The media is catching up to something readers here have known for a while: digital media sales are slumping, caused by a number of things, but slumping, nonetheless. In July, the Association of American Publishers stats for Q1 of this year showed trade eBook sales down 7.5 percent, with print sales up a tick, though essentially flat (hardbound down, paperback up). Their latest stats show eBook sales through June down 10 percent.
Those who have an interest in promoting print over digital seemed to rejoice. But as anyone who bet against the web should know, believing digital publishing is somehow a fad will be a bad bet.
First, it has always been the case that readers have preferred print, at least in comparison to the kinds of digital products they have been presented to date. The earliest studies, conducted by companies heavily invested in digital, showed that the number one preferred platform for books and other published materials was print. There is good reason for this: print is portable, convenient, and easy to read.

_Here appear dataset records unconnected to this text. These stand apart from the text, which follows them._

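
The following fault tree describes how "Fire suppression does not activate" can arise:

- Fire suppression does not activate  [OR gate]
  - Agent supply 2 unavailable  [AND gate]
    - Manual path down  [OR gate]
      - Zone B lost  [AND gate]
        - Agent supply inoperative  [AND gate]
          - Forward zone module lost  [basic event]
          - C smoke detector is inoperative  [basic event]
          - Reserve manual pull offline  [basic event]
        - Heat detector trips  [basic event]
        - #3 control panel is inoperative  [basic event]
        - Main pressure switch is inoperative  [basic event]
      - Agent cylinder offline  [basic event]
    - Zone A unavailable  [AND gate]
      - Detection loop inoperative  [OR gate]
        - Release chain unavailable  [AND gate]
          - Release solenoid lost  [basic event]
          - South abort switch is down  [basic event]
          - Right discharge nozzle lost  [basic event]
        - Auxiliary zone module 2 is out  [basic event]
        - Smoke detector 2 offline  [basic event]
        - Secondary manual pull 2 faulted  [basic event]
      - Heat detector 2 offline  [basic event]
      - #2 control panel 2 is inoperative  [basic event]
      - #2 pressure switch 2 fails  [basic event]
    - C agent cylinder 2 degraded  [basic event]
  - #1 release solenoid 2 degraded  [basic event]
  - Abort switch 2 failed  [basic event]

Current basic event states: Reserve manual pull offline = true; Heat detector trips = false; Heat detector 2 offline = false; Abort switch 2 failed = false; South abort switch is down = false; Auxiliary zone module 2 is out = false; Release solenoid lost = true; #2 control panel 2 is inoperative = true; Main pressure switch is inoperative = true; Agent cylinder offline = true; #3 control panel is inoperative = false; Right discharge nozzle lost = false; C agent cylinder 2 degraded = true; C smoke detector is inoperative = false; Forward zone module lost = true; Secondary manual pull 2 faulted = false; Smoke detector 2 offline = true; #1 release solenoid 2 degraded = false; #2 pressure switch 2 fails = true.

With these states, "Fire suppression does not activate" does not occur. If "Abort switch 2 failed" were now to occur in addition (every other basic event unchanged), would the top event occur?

Counterfactual: set "Abort switch 2 failed" to occurred.
Agent supply inoperative [AND]: Forward zone module lost=occurs, C smoke detector is inoperative=not, Reserve manual pull offline=occurs → not all inputs occur → does not occur.
Zone B lost [AND]: Agent supply inoperative=not, Heat detector trips=not, #3 control panel is inoperative=not, Main pressure switch is inoperative=occurs → not all inputs occur → does not occur.
Manual path down [OR]: Zone B lost=not, Agent cylinder offline=occurs → at least one input occurs → occurs.
Release chain unavailable [AND]: Release solenoid lost=occurs, South abort switch is down=not, Right discharge nozzle lost=not → not all inputs occur → does not occur.
Detection loop inoperative [OR]: Release chain unavailable=not, Auxiliary zone module 2 is out=not, Smoke detector 2 offline=occurs, Secondary manual pull 2 faulted=not → at least one input occurs → occurs.
Zone A unavailable [AND]: Detection loop inoperative=occurs, Heat detector 2 offline=not, #2 control panel 2 is inoperative=occurs, #2 pressure switch 2 fails=occurs → not all inputs occur → does not occur.
Agent supply 2 unavailable [AND]: Manual path down=occurs, Zone A unavailable=not, C agent cylinder 2 degraded=occurs → not all inputs occur → does not occur.
Fire suppression does not activate [OR]: Agent supply 2 unavailable=not, #1 release solenoid 2 degraded=not, Abort switch 2 failed=occurs → at least one input occurs → occurs.

Yes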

Studies also revealed that while readers hated those Flash flipbooks, they were open to reading on tablets and smartphones, and this is where we have seen growth the past few years.
Second, a lot of digital publishing efforts today are embarrassingly bad. Whether we are talking about ePub books or replica edition newspapers and magazines, many publishers look at digital as just another distribution channel for print, not as an original publishing platform. One simply can’t compare a high quality printed book or magazine to a poorly converted digital product.
Third, just as print books and magazines took a major hit when Borders and other distribution channels shutdown, so too has digital been hit by Apple’s failure to maintain the Newsstand or promote the iBooks Store. Google, meanwhile, has not stepped up to replace Apple as the leading sales outlet (ahead of Amazon for newspapers and magazines, but far behind in eBooks). (Though with the acqui-hire of some of the Oyster team, this may be changing.)
One could also point to declining tablet sales as a cause of sales declines, but as smartphones have grown larger many readers have begun using their smartphone as a reading device. Several publishers have publicly stated recently that they are targeting smartphone readers more and more, understanding that in some ways the tablet and smartphone market are merging into one digital device market.
But sales to the public of digital media, eBooks and other digital publishing products, are only part of the picture. All the while eBooks and digital magazines continue to grow inside libraries – public and corporate – and in education. The advantages of digital, including nearly unlimited selection, ease of storage, and on-demand access, mean that digital publishing is superior to print in many ways that are important in these segments of the market.
Additionally, print remains a marginally profitable business. Many newspapers and magazines continue to struggle to turn a profit, while US book publishers have to live in fear that yet another of the big retailers may go out of business (or at least severely shrink).
The somewhat better outlook for independent booksellers probably has less to do with a radical shift in consumer buying habits than a result of fewer big box bookstores. Plus, consumers never rejected independent bookstores so much as preferred the kinds of selection often found in bigger retail outlets. Take that option away and the small retailer ends up benefiting. Besides, book and magazine readers have always loved their local retailers, even if they have also loved getting discounts elsewhere.
But the future of digital publishing of books, magazines and newspapers is probably not in the hands of traditional publishers. The best work in digital, despite claims by the publishers themselves, is not coming out of Meredith, or Penguin, or the NYT, but from new independent publishers who are thinking digital first.
For the past five years traditional print publishers have given mostly lip service to their digital media work, knowing investors will demand that they talk up digital, all the while making it hard to produce profitable digital print products. How many big magazine publishers, for instance, created sales teams to grow revenue inside their digital editions? How many book publishers began designing and publishing new works digitally first and print second?
Despite declining eBook sales, the segment still is around 85 percent the size of the paperback market. Five years ago that would have seemed enormous. What has proved disappointing to some is that eBook sales have not already surpassed that of paperbacks or hardbacks. But a big factor in the early rise of eBooks was pricing: eBooks were simply far cheaper than that of the print edition, but no longer.
One sees this even at Amazon. Its number one “Fall Blockbuster” book is Diary of a Wimpy Kid: Old School by Jeff Kinney, due out in November. One can pre-order the Kindle edition for $7.52, or the hardcover for $7.92 – which would you choose?
It is easy to love print over digital when price is taken out of the equation, and the print edition is lovingly designed and print, while the digital edition is merely an ePub (or PDF replica). There is simply no comparison. But if both products were priced factoring in the actual costs to produce and distribute the products, if both products were designed to produce the best possible reading experience, then one might see readers make different choices than they do today.